We determined that the nasal patency of patients with NPC was significantly smaller after they underwent CCRT than it was before they underwent CCRT. On the basis of this result, we speculate that radiation-induced mucositis had a greater impact on the nasal patency of patients with NPC compared with the chemoradiotherapy-induced decrease of regional blood flow. These results indicate the importance of changes in nasal patency and the subsequent impact on quality of life being considered in a clinical setting when treating post-CCRT patients with NPC.
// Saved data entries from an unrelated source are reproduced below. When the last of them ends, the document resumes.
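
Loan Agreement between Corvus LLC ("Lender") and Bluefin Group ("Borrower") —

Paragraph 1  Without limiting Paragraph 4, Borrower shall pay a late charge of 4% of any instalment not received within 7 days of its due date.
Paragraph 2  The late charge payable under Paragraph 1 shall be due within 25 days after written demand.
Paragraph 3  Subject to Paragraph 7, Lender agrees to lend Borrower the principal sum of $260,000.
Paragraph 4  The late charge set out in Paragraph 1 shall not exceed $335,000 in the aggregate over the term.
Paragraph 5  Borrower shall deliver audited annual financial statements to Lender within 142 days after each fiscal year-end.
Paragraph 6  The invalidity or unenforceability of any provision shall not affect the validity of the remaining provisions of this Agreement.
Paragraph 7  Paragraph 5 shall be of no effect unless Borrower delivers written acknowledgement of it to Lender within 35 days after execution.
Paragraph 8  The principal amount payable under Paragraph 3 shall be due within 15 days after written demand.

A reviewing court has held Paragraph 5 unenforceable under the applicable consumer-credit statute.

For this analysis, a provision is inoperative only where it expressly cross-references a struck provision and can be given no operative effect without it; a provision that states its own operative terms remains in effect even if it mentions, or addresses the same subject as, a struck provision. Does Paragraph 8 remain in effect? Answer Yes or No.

Paragraph 5 is struck. Paragraph 7 has no operative effect of its own apart from Paragraph 5 and is therefore inoperative. Paragraph 3 mentions Paragraph 7 but its own obligation stands independently of Paragraph 7, so Paragraph 3 is not affected. Under the severability clause in Paragraph 6, the remaining provisions continue in force. Paragraph 1, Paragraph 2, Paragraph 3, Paragraph 4, Paragraph 6, and Paragraph 8 remain in effect. Paragraph 8 is among the surviving provisions, so the answer is yes.

Yes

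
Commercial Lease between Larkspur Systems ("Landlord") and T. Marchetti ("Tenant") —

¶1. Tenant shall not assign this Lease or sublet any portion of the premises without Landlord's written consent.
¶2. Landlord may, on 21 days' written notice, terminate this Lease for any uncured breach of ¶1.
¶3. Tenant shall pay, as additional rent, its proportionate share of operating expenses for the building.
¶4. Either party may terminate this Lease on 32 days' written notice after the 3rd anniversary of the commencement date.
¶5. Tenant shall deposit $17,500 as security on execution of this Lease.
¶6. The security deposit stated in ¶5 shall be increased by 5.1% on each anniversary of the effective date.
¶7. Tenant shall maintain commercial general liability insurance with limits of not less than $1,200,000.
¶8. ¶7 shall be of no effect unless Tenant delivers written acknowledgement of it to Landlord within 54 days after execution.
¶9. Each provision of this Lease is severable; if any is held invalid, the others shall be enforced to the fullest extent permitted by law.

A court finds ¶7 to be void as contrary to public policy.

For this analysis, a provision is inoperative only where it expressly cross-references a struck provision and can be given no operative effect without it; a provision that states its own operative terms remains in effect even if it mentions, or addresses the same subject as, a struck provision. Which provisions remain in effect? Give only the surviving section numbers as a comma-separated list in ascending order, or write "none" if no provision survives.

¶7 is struck. ¶8 operates only by reference to ¶7, so it falls with ¶7. Under the severability clause in ¶9, the remaining provisions continue in force. The provisions still in force are ¶1, ¶2, ¶3, ¶4, ¶5, ¶6, and ¶9.

1, 2, 3, 4, 5, 6, 9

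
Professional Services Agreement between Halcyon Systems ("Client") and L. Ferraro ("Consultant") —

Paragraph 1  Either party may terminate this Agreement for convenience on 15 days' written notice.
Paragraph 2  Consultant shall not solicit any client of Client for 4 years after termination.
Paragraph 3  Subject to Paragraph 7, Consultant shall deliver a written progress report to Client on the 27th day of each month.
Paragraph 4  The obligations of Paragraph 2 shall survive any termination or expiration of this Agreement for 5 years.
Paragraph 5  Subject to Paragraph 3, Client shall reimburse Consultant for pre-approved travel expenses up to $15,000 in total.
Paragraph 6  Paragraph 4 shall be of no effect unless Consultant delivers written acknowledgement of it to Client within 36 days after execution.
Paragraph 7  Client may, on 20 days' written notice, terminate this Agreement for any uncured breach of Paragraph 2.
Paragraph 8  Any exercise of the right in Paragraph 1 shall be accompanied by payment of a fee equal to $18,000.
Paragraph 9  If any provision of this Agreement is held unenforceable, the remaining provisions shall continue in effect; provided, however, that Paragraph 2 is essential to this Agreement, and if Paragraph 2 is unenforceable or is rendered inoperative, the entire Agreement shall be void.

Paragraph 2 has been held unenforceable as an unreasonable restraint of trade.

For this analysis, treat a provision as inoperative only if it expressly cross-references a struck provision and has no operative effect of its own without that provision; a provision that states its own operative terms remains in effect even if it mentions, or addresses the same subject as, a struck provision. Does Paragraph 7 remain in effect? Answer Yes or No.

Paragraph 2 is struck. The only function of Paragraph 4 is the survival period for Paragraph 2, so it cannot stand once Paragraph 2 is removed. Paragraph 7 has no operative effect of its own apart from Paragraph 2 and is therefore inoperative. The only function of Paragraph 6 is the acknowledgement condition for Paragraph 4, so it cannot stand once Paragraph 4 is removed. Paragraph 9 makes Paragraph 2 an essential term, and Paragraph 2 is the provision held invalid; under Paragraph 9, the entire Agreement is therefore void. No provision of the Agreement survives. Paragraph 7 is among the inoperative provisions, so the answer is no.

No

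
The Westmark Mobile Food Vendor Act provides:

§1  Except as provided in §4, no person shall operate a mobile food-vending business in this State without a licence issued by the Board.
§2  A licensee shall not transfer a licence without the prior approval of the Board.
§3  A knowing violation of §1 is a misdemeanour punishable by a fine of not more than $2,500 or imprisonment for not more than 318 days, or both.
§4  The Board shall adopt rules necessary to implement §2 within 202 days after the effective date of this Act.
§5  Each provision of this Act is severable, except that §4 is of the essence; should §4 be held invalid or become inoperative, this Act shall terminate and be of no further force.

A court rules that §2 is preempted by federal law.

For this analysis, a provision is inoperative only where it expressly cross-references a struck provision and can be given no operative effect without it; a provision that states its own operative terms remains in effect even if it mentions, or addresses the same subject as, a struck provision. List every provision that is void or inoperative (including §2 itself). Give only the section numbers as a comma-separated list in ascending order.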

To our knowledge, this is the first study to examine the nasal patency of patients with NPC after CCRT. However, our study has some limitations, including the small number of patients and their uneven distribution across NPC stages. Future studies should involve the long-term follow-up of patients. Subjective data in the form of either nose obstruction symptom evaluation (NOSE) questionnaire or a visual analog scale (VAS) would be helpful to correlate the symptomatic effect of the observed nasal airway narrowing. The cause and effect between BW loss and changes in nasal patency of post-CCRT patients with NPC also requires further exploration.
This study demonstrated that
(1) The nasal patency of patients with NPC was significantly smaller after undergoing CCRT than it was before undergoing CCRT, and
(2) That patients with NPC who had low post- CCRT BW loss experienced a prominent decrease in nasal patency.